When Amos Masondo took over the then Johannesburg Metropolitan Council in 2000, the city was burning. Municipal workers blockaded roads with trucks, spilled rubbish and took council officials hostage as uncertainty brewed about the direction the city was taking.
It was no different in the streets as hawkers engaged in running battles with law-enforcement agencies trying to ”clean up”.
Now, halfway through his term, Johannesburg executive mayor Masondo still has to balance stopping the decay of several suburbs and upgrading services in previously disadvantaged areas.
The financial crisis that resulted in financial institutions refusing to lend Jo’burg any more money has been overcome. The battles over privatisation have petered out, and the hawkers have quietly accepted the stalls built for them by the municipality in facilities such as the Metro Mall in the inner city and the Yeoville market.
Masondo is in charge of South Africa’s biggest metropolitan area (2,8-million people), which contributes 16% of the country’s gross domestic product.
This week Masondo was hard-pressed to justify a whopping 13% increase in tariffs when last year they rose by only 6%. It gets even harder as the city chooses to charge businesses only 12% ”to attract business to invest in the city”.
Residential electricity tariffs are to increase by 13%, water by 10%, assessment rates by 13% and waste removal by 10%.
Announcing his R13-billion budget, Masondo said: ”The city has been very conservative in its annual review of tariffs since its inception. The city has in fact absorbed cost increases in excess of tariff increases for three years in a row.”

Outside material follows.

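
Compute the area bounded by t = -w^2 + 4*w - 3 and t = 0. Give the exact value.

4/3

Both boundary curves give t as a function of w, so integrate with respect to w. Setting them equal: -w^2 + 4*w - 3 = 0, i.e. -(w - 3)*(w - 1) = 0, so they meet at w = 1, 3.
For w in [1, 3], t = -w^2 + 4*w - 3 is on the right; area = ∫[1,3] (-w^2 + 4*w - 3) dw = 4/3.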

The Democratic Alliance has slammed the increases. DA Jo’burg leader Mike Moriarty says the city is punishing those who are prepared to pay their rates while ignoring those who are not willing to pay.
”If the city were to marginally increase its revenue collection rate, it would net an extra R400-million, which would make a big difference to the city,” Moriarty says.
He said the R1-billion that Johannesburg was spending on infrastructure was inadequate because of the huge infrastructure backlog.
Johannesburg city acknowledges the problem, saying it is owed R4-billion in unpaid rates. Unlike Eskom, the city says it is unable to write it off with the stroke of a pen.
Each case would have to be judged on its merit, says revenue management unit head Keith Sendwe. The DA has described the unit as ”notoriously inefficient”.
Sendwe has been put in charge of establishing a new service called the Revenue Shared Services Centre, whose role will be to improve revenue collection and optimise customer service.
Sendwe admits that billing is one of Jo’burg’s biggest headaches. Complaints about overcharging are so frequent that this week one resident laid a charge of fraud against the mayor after he was overcharged.
”Sometimes the meter readers estimate when they cannot gain access to properties, sometimes it is faulty meters and sometimes the reading is just taken wrongly. But on other occasions people just do not want to pay.
”It is incorrectly assumed that it is only poor people who do not want to pay. But big business, residents of affluent areas such as Houghton, and parastatals are also culprits in not paying their dues. In the past few months we have collected about R100-million from government institutions that did not want to pay,” Sendwe said.
The council’s executive director for finance, Roland Hunter, said the city was developing a system through which it would reward those who paid their accounts consistently and on time.
Masondo said the city has a ”social package” of R450-million to look after less-wealthy citizens. The package includes a 100% rates rebate on properties where land is valued at less than R20 000, limited free basic water and electricity and additional subsidies for refuse and sewerage for households with a total income of less than R1 100 a month.
The city has set aside about R14-million to train an extra 100 metro police but officials admitted that it might fall short of its target to employ 4 500 new police by 2004/05. City manager Pascal Moloi said financial constraints were making achieving the target difficult.
But officials pride themselves on a substantial reduction of crime in the inner city where the installation of closed-circuit cameras has cut crime by 80%.
Officials said crime prevention was a priority after a survey of Johannesburg firms found that 70% mentioned crime as a major obstacle to growth and 62% said crime is a constraint to investment.
Moloi said a recent auction of properties in the Johannesburg CBD saw them being bought within minutes of the auction, showing growing confidence in the inner city.
The council said other than forcing landlords to comply with health standards, there was little they could do about improving Jo’burg’s filthy, cramped buildings, particularly in areas like Hillbrow and Joubert Park.
”We cannot spend our money to improve privately owned flats. Landlords have to comply with by-laws and stop their buildings from being slums,” Hunter said.
However, South African Municipal Workers’ Union president Petrus Mashishi gave the council a red card for its human-resource management.
”As we predicted in 2000, quite a number of jobs have been lost. From the then 24 000 workforce, only about 19 000 are now employed by council. There has been significant casualisation of labour. Bus drivers, cleaners and other workers do not enjoy council benefits because they are employed as casuals.
”Recently the City Parks department was priding itself on good governance because they reduced the number of workers from over 1 000 to 700.”